Tra gli addetti ai lavori c’è fondato timore che lo sviluppo dell’IoT, quindi la diffusione di sensori intelligenti, con architetture inevitabilmente semplici e vulnerabili, possa aumentare il rischio di attacchi di distributed denial of service (Ddos) oppure aprire le porte a furti di dati sensibili e altri attacchi dall’interno della rete. “IoT rappresenta una sfida a tutto tondo per le reti e non solo in fatto di sicurezza – continua Pitt -, serve intelligenza locale per ridurre la quantità dei dati che vengono dai sensori e bassa latenza”. Sicurezza, affidabilità e latenza delle reti possono fare la differenza, per esempio, nella capacità di innovare la mobilità e i trasporti con i sistemi di guida intelligente. Un altro trend riguarda l’ingresso dell’IoT nelle fabbriche e nei processi di manufacturing just in time. “Questo comporterà il collegamento in rete dei sistemi di produzione con notevoli vantaggi, ma anche nuovi rischi da fronteggiare”. In generale, il fatto di avere in casa o in ufficio dei sensori, elettrodomestici e altri apparati comuni di cui si ignora il livello di protezione, renderà impossibile limitare l’accesso ai soli apparati sicuri. “Ci saranno nodi di rete con differente livello di sicurezza e pacchetti di dati crittografati che valicheranno le barriere”, spiega Lee Fisher, security specialyst di Juniper. Servirà decidere i livelli di security su misura della propria struttura e del proprio business. “Nessuna soluzione sarà adatta per tutti – continua Fisher – . La sicurezza richiede di mettere insieme tanti pezzi d’informazione provenienti da sistemi differenti. Informazioni che sono oggi disperse in silo indipendenti. Così come l’intelligenza di un elettrodomestico lo rende più funzionale per il cliente e permette all’industria di raccogliere dati per migliorare il prodotto, allo stesso modo gli stessi dati possono migliorare la security e tutelare il business”. Per ottenere questo risultato le informazioni devono essere consolidate da apparati di produttori diversi, comprendere i log dei sistemi operativi. Se un elettrodomestico invia richieste Http a un sito politico o viene cambiato il wallpaper a 50 Pc, certamente sta accadendo qualcosa di strano, che merita attenzione.

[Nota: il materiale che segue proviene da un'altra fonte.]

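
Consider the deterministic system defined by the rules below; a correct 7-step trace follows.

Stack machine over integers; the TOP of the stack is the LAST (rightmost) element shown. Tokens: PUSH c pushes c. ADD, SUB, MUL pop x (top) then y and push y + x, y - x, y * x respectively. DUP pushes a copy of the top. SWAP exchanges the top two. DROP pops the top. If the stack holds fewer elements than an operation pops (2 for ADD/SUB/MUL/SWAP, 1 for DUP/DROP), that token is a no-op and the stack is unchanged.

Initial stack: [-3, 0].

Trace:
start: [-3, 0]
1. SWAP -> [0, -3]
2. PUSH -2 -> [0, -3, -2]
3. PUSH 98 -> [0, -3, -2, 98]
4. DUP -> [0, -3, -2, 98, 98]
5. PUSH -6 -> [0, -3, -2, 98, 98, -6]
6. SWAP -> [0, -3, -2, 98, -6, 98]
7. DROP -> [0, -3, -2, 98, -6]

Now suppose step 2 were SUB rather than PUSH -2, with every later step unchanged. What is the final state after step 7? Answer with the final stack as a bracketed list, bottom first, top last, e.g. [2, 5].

[3, 98, -6]

(re-executing from step 2 with the substitution; state before step 2: [0, -3])
2. SUB -> [3]
3. PUSH 98 -> [3, 98]
4. DUP -> [3, 98, 98]
5. PUSH -6 -> [3, 98, 98, -6]
6. SWAP -> [3, 98, -6, 98]
7. DROP -> [3, 98, -6]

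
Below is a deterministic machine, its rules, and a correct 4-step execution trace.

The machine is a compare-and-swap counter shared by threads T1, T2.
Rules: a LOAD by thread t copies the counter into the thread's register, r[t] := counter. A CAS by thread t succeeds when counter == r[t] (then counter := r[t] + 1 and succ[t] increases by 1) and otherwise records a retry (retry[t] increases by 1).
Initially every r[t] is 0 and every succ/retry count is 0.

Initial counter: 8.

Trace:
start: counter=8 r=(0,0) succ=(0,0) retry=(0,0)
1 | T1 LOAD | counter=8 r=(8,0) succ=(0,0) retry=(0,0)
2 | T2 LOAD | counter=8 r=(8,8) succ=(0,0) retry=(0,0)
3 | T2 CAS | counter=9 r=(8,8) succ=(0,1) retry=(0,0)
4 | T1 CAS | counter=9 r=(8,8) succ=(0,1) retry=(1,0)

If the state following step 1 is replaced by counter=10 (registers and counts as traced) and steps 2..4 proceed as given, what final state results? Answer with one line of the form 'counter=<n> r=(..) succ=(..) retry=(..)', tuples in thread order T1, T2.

state after step 1 := counter=10 r=(8,0) succ=(0,0) retry=(0,0)
2 | T2 LOAD | counter=10 r=(8,10) succ=(0,0) retry=(0,0)
3 | T2 CAS | counter=11 r=(8,10) succ=(0,1) retry=(0,0)
4 | T1 CAS | counter=11 r=(8,10) succ=(0,1) retry=(1,0)

counter=11 r=(8,10) succ=(0,1) retry=(1,0)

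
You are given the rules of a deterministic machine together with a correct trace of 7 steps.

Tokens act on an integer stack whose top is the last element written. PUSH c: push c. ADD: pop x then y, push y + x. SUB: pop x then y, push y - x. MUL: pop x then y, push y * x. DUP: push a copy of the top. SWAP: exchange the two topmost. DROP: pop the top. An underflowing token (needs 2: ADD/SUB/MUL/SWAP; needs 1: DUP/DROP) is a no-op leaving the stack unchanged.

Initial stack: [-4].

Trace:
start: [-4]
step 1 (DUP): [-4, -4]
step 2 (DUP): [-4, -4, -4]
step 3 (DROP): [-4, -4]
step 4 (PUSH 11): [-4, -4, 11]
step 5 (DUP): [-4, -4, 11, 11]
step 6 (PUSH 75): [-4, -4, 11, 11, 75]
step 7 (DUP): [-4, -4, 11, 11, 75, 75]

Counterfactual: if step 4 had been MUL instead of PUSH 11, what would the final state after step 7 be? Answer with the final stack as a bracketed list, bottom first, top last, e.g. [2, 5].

[16, 16, 75, 75]

(re-executing from step 4 with the substitution; state before step 4: [-4, -4])
step 4 (MUL): [16]
step 5 (DUP): [16, 16]
step 6 (PUSH 75): [16, 16, 75]
step 7 (DUP): [16, 16, 75, 75]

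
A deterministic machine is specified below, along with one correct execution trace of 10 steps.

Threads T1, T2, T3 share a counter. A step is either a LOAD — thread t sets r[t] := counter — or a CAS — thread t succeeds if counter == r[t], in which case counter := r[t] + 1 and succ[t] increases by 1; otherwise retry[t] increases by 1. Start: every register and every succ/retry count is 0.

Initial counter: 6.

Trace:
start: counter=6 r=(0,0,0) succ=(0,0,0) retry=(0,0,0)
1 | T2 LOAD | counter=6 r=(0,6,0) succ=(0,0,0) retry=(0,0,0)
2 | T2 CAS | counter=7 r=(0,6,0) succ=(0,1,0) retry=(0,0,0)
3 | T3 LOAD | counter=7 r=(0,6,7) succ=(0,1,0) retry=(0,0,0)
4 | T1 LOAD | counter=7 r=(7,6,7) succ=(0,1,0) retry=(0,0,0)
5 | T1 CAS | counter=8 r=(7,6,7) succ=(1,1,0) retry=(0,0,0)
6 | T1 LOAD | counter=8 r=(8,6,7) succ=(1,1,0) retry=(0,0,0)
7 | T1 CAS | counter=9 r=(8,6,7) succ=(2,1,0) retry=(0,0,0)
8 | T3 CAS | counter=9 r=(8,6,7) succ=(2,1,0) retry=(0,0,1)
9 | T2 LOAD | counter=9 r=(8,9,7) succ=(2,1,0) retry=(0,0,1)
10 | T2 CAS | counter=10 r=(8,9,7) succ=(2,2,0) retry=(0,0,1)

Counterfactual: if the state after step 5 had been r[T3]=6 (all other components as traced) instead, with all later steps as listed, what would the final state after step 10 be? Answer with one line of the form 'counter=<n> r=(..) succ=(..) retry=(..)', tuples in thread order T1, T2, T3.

counter=10 r=(8,9,6) succ=(2,2,0) retry=(0,0,1)

state after step 5 := counter=8 r=(7,6,6) succ=(1,1,0) retry=(0,0,0)
6 | T1 LOAD | counter=8 r=(8,6,6) succ=(1,1,0) retry=(0,0,0)
7 | T1 CAS | counter=9 r=(8,6,6) succ=(2,1,0) retry=(0,0,0)
8 | T3 CAS | counter=9 r=(8,6,6) succ=(2,1,0) retry=(0,0,1)
9 | T2 LOAD | counter=9 r=(8,9,6) succ=(2,1,0) retry=(0,0,1)
10 | T2 CAS | counter=10 r=(8,9,6) succ=(2,2,0) retry=(0,0,1)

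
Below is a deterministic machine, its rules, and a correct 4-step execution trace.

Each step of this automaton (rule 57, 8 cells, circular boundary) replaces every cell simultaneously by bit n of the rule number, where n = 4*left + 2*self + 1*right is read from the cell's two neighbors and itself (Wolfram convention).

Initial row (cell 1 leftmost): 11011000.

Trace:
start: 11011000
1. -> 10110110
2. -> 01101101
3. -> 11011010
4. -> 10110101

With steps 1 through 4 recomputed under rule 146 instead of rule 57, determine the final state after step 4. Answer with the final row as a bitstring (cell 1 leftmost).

00000000

(re-executing steps 1..4 under rule 146; state before step 1: 11011000)
1. -> 00000101
2. -> 10001000
3. -> 01010101
4. -> 00000000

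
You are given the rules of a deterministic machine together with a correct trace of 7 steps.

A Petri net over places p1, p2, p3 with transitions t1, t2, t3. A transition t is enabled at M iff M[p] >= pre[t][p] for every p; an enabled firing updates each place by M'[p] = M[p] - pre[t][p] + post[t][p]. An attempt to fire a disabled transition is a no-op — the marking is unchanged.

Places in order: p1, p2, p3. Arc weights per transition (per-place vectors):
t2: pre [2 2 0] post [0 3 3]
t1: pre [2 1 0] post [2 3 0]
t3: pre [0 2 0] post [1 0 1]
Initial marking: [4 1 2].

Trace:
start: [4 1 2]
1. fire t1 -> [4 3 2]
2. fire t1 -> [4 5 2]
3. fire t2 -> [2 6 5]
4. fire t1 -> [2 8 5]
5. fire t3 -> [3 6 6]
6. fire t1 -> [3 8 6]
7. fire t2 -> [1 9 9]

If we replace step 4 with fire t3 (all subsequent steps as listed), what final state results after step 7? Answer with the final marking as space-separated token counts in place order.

(re-executing from step 4 with the substitution; state before step 4: [2 6 5])
4. fire t3 -> [3 4 6]
5. fire t3 -> [4 2 7]
6. fire t1 -> [4 4 7]
7. fire t2 -> [2 5 10]

2 5 10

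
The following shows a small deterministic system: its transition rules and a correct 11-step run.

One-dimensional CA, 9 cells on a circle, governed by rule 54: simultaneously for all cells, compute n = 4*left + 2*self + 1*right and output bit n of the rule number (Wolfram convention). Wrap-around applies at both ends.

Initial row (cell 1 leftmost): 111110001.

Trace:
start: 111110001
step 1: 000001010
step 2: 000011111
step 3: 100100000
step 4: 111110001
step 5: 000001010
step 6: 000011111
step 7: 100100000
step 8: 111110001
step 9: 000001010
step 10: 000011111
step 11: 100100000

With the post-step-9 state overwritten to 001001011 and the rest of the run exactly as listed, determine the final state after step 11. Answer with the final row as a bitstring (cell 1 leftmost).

state after step 9 := 001001011
step 10: 111111100
step 11: 000000011

000000011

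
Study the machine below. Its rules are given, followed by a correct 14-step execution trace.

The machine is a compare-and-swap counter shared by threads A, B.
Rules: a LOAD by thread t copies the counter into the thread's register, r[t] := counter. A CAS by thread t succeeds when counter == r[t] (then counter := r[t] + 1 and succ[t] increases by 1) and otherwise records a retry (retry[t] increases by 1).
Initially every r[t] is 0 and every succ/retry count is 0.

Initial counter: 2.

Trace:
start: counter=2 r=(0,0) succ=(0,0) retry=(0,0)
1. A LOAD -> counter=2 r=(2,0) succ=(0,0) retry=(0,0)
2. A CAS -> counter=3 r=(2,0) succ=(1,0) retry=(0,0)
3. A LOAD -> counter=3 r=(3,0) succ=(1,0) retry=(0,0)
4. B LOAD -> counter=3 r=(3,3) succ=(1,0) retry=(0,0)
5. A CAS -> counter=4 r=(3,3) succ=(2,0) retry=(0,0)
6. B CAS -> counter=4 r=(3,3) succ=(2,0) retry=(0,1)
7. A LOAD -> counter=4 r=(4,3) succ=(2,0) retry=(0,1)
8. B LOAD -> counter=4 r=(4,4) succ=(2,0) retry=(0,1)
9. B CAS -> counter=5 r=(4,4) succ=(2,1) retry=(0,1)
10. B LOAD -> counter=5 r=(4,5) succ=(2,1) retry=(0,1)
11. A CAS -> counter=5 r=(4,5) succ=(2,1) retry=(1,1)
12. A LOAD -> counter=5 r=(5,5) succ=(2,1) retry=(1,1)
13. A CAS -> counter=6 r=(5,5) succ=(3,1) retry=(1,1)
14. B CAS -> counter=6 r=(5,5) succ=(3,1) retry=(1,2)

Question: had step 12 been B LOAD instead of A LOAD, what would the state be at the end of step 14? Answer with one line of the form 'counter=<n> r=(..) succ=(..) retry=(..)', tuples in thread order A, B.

counter=6 r=(4,5) succ=(2,2) retry=(2,1)

(re-executing from step 12 with the substitution; state before step 12: counter=5 r=(4,5) succ=(2,1) retry=(1,1))
12. B LOAD -> counter=5 r=(4,5) succ=(2,1) retry=(1,1)
13. A CAS -> counter=5 r=(4,5) succ=(2,1) retry=(2,1)
14. B CAS -> counter=6 r=(4,5) succ=(2,2) retry=(2,1)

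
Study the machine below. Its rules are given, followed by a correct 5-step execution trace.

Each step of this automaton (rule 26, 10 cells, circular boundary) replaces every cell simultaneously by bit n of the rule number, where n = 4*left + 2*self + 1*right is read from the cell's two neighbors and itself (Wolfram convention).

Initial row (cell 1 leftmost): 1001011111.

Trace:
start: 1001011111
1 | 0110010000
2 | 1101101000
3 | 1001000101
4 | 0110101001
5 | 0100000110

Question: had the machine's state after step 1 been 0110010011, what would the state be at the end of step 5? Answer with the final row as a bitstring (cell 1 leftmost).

0100100100

state after step 1 := 0110010011
2 | 0101101110
3 | 1001001001
4 | 0110110111
5 | 0100100100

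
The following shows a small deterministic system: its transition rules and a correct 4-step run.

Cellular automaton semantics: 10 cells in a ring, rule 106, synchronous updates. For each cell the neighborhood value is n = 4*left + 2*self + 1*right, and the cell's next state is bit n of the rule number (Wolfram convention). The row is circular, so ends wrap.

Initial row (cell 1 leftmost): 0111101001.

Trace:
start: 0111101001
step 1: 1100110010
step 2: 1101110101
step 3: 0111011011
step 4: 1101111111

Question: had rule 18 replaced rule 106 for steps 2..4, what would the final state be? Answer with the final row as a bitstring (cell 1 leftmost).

1011001101

(re-executing steps 2..4 under rule 18; state before step 2: 1100110010)
step 2: 0011001100
step 3: 0100110010
step 4: 1011001101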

La sicurezza ha bisogno di standard aperti. “Per questo abbiamo scelto la tecnologia open di Contrail, per cloud, SD-WAN e funzioni di rete virtualizzate”, spiega Fisher. La sicurezza sta nell’analisi dei comportamenti e nella capacità di attivare in automatico le contromisure adeguate al tipo di business. “L’automazione ha sofferto nel passato il problema dei falsi positivi, ma la ricerca organica, che identifica, classifica, crea aggiornamenti e li applica non può stare al passo con gli autori di malware – precisa Fisher -. Serve usare l’automazione per identificare comportamenti non umani o inusuali nel business, sfruttando, con la potenza dell’intelligence, i file di log e sistemi SIEM (security information and event management)”. Che compiti restano ai team di sicurezza? “Non sono le macchine a decidere quali risposte automatiche dare alle attività inusuali – spiega Fisher -. Le macchine fanno ciò che sanno fare meglio: essere veloci. Le persone si concentreranno sugli eventi inattesi, impareranno meglio come funziona il business e quindi quali misure bilanciano nel modo migliore le esigenze di produttività con quelle di tutela”. C’è un problema culturale? “La risposta è sì ed è diverso tra i settori industriali. Si incontrano livelli tecnologici e di esperienze molto diversi a seconda di quando è iniziata, per quel settore, la rivoluzione digitale. Al di là della formazione, le regole GDPR potranno facilitare la creazione di una base comune di conoscenza e di criteri per la verifica”.